Washington plans to provide more than $1 billion in cash and subsidies for its stadium project, a number city officials have sought to justify by calling it an investment. Kevin Donahue, D.C.'s city administrator, told The Wall Street Journal that the proposed stadium 'is not a luxury but a fundamental necessity to grow our city again.'
If this is at all true, is it only in the sad sense that the city needs to give money to a football team in order to muster public support for housing.
The stadium itself is the very definition of a luxury project. Building a stadium would employ workers; building apartment buildings and stores and offices on the site reserved for the stadium would employ more of them. People spend money at stadiums, but those people overwhelmingly are local residents who otherwise would spend that money in the same community.

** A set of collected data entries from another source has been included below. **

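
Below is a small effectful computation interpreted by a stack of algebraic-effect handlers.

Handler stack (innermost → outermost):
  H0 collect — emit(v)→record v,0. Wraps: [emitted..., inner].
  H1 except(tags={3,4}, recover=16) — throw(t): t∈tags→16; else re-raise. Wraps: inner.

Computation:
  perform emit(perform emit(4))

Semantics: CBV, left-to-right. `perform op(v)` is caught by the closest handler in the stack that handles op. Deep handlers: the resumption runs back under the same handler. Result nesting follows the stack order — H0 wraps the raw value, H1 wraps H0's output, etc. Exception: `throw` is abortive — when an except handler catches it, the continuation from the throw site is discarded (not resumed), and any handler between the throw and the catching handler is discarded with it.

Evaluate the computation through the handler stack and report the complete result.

Step-by-step:
emit(4) @ H0 ⇒ out+=4
emit(0) @ H0 ⇒ out+=0
H0 returns [4, 0, 0]
H1 returns [4, 0, 0]
= [4, 0, 0]

Answer: [4, 0, 0]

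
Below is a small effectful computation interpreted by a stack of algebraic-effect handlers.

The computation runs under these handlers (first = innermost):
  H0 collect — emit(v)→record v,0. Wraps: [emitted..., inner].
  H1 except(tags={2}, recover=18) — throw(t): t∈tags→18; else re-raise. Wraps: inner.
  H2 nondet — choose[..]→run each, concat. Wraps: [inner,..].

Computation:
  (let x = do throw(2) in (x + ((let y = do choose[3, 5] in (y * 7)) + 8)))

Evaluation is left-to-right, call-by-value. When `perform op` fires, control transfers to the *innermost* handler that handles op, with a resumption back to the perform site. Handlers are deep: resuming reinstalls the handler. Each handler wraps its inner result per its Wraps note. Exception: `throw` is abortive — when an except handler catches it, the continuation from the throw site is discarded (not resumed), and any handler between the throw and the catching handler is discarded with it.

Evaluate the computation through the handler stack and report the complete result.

Answer: [18]

Step-by-step:
throw(2) @ H1 caught ⇒ 18
H2 returns [18]
= [18]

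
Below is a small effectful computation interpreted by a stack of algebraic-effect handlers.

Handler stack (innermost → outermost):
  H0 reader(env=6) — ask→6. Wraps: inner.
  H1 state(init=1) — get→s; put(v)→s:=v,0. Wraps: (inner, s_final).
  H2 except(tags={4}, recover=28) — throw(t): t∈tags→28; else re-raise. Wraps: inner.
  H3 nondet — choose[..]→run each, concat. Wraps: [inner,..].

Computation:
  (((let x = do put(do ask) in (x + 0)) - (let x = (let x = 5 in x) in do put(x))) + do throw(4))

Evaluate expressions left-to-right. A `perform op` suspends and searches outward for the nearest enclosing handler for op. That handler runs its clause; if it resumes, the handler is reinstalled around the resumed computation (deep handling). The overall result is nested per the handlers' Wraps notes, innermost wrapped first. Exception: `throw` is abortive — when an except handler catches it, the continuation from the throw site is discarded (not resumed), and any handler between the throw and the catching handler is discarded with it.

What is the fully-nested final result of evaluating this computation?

Answer: [28]

Evaluation trace:
ask @ H0 ⇒ 6
put(6) @ H1 ⇒ s:=6
put(5) @ H1 ⇒ s:=5
throw(4) @ H2 caught ⇒ 28
H3 returns [28]
= [28]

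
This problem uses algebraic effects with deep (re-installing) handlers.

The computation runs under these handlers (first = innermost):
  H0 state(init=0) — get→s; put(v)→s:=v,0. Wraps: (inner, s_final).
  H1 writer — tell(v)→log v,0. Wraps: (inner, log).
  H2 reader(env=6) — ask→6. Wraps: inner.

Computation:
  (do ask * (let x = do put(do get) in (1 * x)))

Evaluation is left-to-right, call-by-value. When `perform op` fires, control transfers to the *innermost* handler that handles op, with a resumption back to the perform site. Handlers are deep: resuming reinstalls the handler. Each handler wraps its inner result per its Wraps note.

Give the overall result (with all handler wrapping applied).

Answer: ((0, 0), ())

Evaluation trace:
ask @ H2 ⇒ 6
get @ H0 ⇒ 0
put(0) @ H0 ⇒ s:=0
H0 returns (0, 0)
H1 returns ((0, 0), ())
H2 returns ((0, 0), ())
= ((0, 0), ())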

Football stadiums, in particular, are rarely used. The Commanders' current home hosts about 10 games and a similar number of other events, like concerts, each year. That's it. Really. An economy is money in motion; a stadium is a big cement bowl where most days, nothing happens.
Academic studies have repeatedly concluded that public spending on stadiums is a bad investment. Indeed, one of the leading authorities on the subject has memorably described that conclusion as one of the rare subjects on which economists have approached unanimity.
Better investments would yield bigger returns. One can only imagine a world in which the mayors of American cities were equally motivated by the economic benefits of public transit. But it's much less expensive, much easier and much more fun to build a gussied-up grandstand than to invest in faster commutes or high-quality public education. The $3.8 billion price for the Commanders stadium is a lot of money, but it is a small fraction of what it would cost to build a neighborhood on the same land.
Our stadiums are monuments to the poverty of our civic ambitions and our inability to summon the collective will to use the land we have for the things we need. They are distractions from our inability to build anything else.